The various activities in which people were engaged that Saturday morning were all indicative of a greater search for authenticity. The daily office is a means by which the Church can promote the inherent attractiveness of Christian authenticity and community. All too often, the Church tries to make Christian authenticity accessible to others by trying to make expressions of our faith and our liturgy entertaining’. This has led to confused notions about what the Church is about. We are perceived to have lost our trust in the distinctiveness of the message we offer – to have lost our confidence in the continued relevance of the Christian message to the world today. It is not by coincidence that the favourite activity of the primary school children with whom I worked in Camden Town and King’s Cross was maypole dancing. It was one of the few things in their lives that didn’t pretend to be something it wasn’t.

Part of the reason Daily Prayer remains both an underused and undervalued resource in the Anglican Church is because it is considered to be outdated and irrelevant. In many parishes, the various forms of Daily Prayer are neither used nor known to exist by anyone other than the clergy – who keep the offices privately, apart from their congregations. This helps to further the myth that the offices are designed for the clergy alone rather than for the nourishment of all. A commitment to keeping regular offices deepens faith and love in God. Daily Prayer provides stability, structure and meaning to daily life, reducing loneliness, anxiety and other problems exacerbated by them, such as depression, dependency and spiritual/physical exhaustion. Every church would benefit from allocating regular times each day at which its people would meet to pray together.
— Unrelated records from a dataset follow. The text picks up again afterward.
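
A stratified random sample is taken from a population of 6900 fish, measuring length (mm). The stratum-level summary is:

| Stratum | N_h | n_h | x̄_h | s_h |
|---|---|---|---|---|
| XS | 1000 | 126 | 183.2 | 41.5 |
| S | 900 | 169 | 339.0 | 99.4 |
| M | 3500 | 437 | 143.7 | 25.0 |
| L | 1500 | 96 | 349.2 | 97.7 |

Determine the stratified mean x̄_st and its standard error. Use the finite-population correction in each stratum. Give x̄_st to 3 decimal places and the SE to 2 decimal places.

x̄_st = Σ W_h x̄_h = (1000·183.2 + 900·339.0 + 3500·143.7 + 1500·349.2)/6900 = 219.57246
V̂(x̄_st) = Σ W_h² (1 − n_h/N_h) s_h²/n_h, with W_h = N_h/N and N = 6900:
  stratum XS: (1000/6900)²·(1 − 126/1000)·41.5²/126 = 0.250922
  stratum S: (900/6900)²·(1 − 169/900)·99.4²/169 = 0.807882
  stratum M: (3500/6900)²·(1 − 437/3500)·25.0²/437 = 0.322044
  stratum L: (1500/6900)²·(1 − 96/1500)·97.7²/96 = 4.39823
V̂(x̄_st) = 5.77908
SE(x̄_st) = √5.77908 = 2.40397

x̄_st ≈ 219.572, SE ≈ 2.40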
Daily Prayer crosses the boundaries of churchmanship and tradition. Corporate prayer keeps church buildings alive, open and, most importantly, prayed in on a daily basis – a visible witness in the communities of which they are part.

Communities of faith

A second objection concerns accessibility. Whilst many would argue that although Daily Prayer is fine for literate congregations, confidence is required to handle the variety of texts included in the service, and so it would be of little use to those with limited literacy or those approaching the church for the first time. Such objections are surmountable. One only has to look at how the Jerusalem Community in Paris has created liturgies of Morning and Evening Prayer in a format that is beautiful yet accessible to all. That over 200 people attend the Jerusalem Community’s daily service of evening prayer at St Gervais is testament to the fact that there is a real call for such communities in our cities. The rising attendance at cathedral evensongs reflects a similar trend. What we need are not hidden huddles meeting in ghettos resistant to the contemporary world, but accessible, visible communities of faith. Such groups will not only strengthen the bond of fellowship between one another, but they will also witness to the ongoing intercession of Christ to the Father.

As yet no such community of Daily Prayer currently exists in London. There may be many complex reasons for this. Recently, much energy and emphasis has been placed on forming community through partnership and social action. However, by overlooking the importance of corporate Daily Prayer, the Church maybe ignoring one of the most valuable resources it has for building community. Are there any religious communities that would be willing to answer the call for such work in London? Or should the work be led by the laity, operating in individual parishes? There are many questions that will need to be asked. What is certain is that when such communities are grounded in faith, they will provide a witness to a God who taught his disciples that when ‘two or three are gathered together in my name there I am in the midst of them.’